Aeroflot voluntarily gives up rights to operate 13 high-demand routes transferred from Transaero

aeroflot press-release

Aeroflot today announces that it has voluntarily relinquished its rights to operate some routes transferred to it from JSC Transaero Airlines, which last year exited the air transport market. The decision reflects the commitment of Russia’s leading airline group to market principles, and primarily the principle of fair competition.

Aeroflot’s Management Board made the decision to cede the Group’s rights to some routes in order to avoid the Group occupying a dominant position on the Russian market. Based on the Group’s own development strategy and its current and potential status on the international market, the Group is declining to operate the following routes:

PJSC Aeroflot:

Moscow-New York (seven flights per week)

Moscow-Palma de Mallorca (three flights per week)

Moscow-Ho Chi Minh City (four flights per week)

JSC Rossiya Airlines:

Moscow-Hong Kong (three flights per week)

Moscow-Kokshetau (two flights per week)

Moscow-Madrid (seven flights per week)

Moscow-Miami (seven flights per week)

Moscow-Singapore (seven flights per week)

Moscow-Toronto (five flights per week)

Moscow-Frankfurt (fourteen flights per week)

Moscow-Houston (five flights per week)

St Petersburg-London-St Petersburg (seven flights per week)

Moscow-Uralsk (two flights per week)

The Group has informed the Ministry of Transport of its decision April 26, 2016.
An Interagency Commission on licensing carriers to operate international routes last autumn granted Aeroflot temporary rights to operate 56 of Transaero’s 156 international routes. The routes were transferred as compensation for costs incurred by Aeroflot in assuming operational management to carry almost 2 million passengers holding Transaero tickets when Transaero was unable to meet its obligations to customers. In addition to costs of RUB 17 billion, Aeroflot has also created more than 6,000 jobs for Transaero staff who would otherwise have been left without employment.

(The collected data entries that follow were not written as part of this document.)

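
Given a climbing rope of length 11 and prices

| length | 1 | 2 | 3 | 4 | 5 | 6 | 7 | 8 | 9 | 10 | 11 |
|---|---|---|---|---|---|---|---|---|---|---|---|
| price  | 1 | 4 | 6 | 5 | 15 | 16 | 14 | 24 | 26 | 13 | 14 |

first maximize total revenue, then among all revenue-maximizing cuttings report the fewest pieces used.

Let r[k] be the best obtainable value from length k. For each k, try every first piece i and keep the best of price[i] + r[k−i].
r[1] = 1
r[2] = max(1+1, 4+0) = 4
r[3] = max(1+4, 4+1, 6+0) = 6
r[4] = max(1+6, 4+4, 6+1, 5+0) = 8
r[5] = max(1+8, 4+6, 6+4, 5+1, 15+0) = 15
r[6] = max(1+15, 4+8, 6+6, 5+4, 15+1, 16+0) = 16
r[7] = max(1+16, 4+15, 6+8, …, 16+1, 14+0) = 19
r[8] = max(1+19, 4+16, 6+15, …, 14+1, 24+0) = 24
r[9] = max(1+24, 4+19, 6+16, …, 24+1, 26+0) = 26
r[10] = max(1+26, 4+24, 6+19, …, 26+1, 13+0) = 30
r[11] = max(1+30, 4+26, 6+24, …, 13+1, 14+0) = 31
Maximum revenue is €31.
Now minimize piece count subject to staying optimal: for each k, pieces[k] = 1 + min over i with p[i]+r[k−i]=r[k] of pieces[k−i].
pieces[8] = 1
pieces[9] = 1
pieces[10] = 2
pieces[11] = 2

2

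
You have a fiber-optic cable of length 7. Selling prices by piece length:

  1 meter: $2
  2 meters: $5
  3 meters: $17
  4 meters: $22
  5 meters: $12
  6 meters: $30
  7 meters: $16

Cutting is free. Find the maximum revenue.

39

Build best[k] bottom-up: best[k] = max over allowed piece i of (p[i] + best[k−i]).
best[1] = 2
best[2] = max(2+2, 5+0) = 5
best[3] = max(2+5, 5+2, 17+0) = 17
best[4] = max(2+17, 5+5, 17+2, 22+0) = 22
best[5] = max(2+22, 5+17, 17+5, 22+2, 12+0) = 24
best[6] = max(2+24, 5+22, 17+17, 22+5, 12+2, 30+0) = 34
best[7] = max(2+34, 5+24, 17+22, …, 30+2, 16+0) = 39
One optimal cutting: 4 + 3 → $22 + $17 = $39.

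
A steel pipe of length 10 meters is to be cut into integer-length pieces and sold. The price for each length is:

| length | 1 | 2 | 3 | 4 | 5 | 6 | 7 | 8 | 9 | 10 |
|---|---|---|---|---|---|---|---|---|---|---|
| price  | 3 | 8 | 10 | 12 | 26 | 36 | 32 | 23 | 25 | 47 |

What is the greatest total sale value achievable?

52

Let r[k] be the best obtainable value from length k. For each k, try every first piece i and keep the best of price[i] + r[k−i].
r[1] = 3
r[2] = 8
r[3] = 11  (first piece 1, then r[2]=8)
r[4] = 16  (first piece 2, then r[2]=8)
r[5] = 26
r[6] = 36
r[7] = 39  (first piece 1, then r[6]=36)
r[8] = 44  (first piece 2, then r[6]=36)
r[9] = 47  (first piece 1, then r[8]=44)
r[10] = 52  (first piece 2, then r[8]=44)
One optimal cutting: 6 + 2 + 2 → $36 + $8 + $8 = $52.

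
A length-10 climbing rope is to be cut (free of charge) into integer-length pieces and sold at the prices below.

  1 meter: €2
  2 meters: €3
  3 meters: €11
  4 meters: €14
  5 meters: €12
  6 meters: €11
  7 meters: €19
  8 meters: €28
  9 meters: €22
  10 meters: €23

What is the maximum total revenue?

Let v[k] be the best obtainable value from length k. For each k, try every first piece i and keep the best of price[i] + v[k−i].
v[1] = 2
v[2] = max(2+2, 3+0) = 4
v[3] = max(2+4, 3+2, 11+0) = 11
v[4] = max(2+11, 3+4, 11+2, 14+0) = 14
v[5] = max(2+14, 3+11, 11+4, 14+2, 12+0) = 16
v[6] = max(2+16, 3+14, 11+11, 14+4, 12+2, 11+0) = 22
v[7] = max(2+22, 3+16, 11+14, …, 11+2, 19+0) = 25
v[8] = max(2+25, 3+22, 11+16, …, 19+2, 28+0) = 28
v[9] = max(2+28, 3+25, 11+22, …, 28+2, 22+0) = 33
v[10] = max(2+33, 3+28, 11+25, …, 22+2, 23+0) = 36
One optimal cutting: 4 + 3 + 3 → €14 + €11 + €11 = €36.

36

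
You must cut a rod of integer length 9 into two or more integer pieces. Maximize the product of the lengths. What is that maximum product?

27

Fill m[k] for k=2..9: at each k try every first piece i and multiply by the better of (k−i) uncut or m[k−i].
Small cases: m[2]=1, m[3]=2.
m[4] = max(1·3, 2·2, 3·1) = 4
m[5] = max(1·4, 2·3, 3·2, 4·1) = 6
m[6] = max(1·6, 2·4, 3·3, 4·2, 5·1) = 9
m[7] = max(1·9, 2·6, 3·4, 4·3, 5·2, 6·1) = 12
m[8] = max(1·12, 2·9, 3·6, …, 6·2, 7·1) = 18
m[9] = max(1·18, 2·12, 3·9, …, 7·2, 8·1) = 27
One optimal split: 3 + 3 + 3; product 3·3·3 = 27.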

Aeroflot has previously voluntarily given up its right to operate on a number of routes. The Company firmly supports the liberalization of Russia’s transport market, and believes that efficient operation of these routes will allow other Russian airlines to develop, which will be beneficial for the sector as a whole.
Aeroflot has no desire to become a monopolist on the Russian market, and plans to maintain its market share (including foreign airlines) below 50%.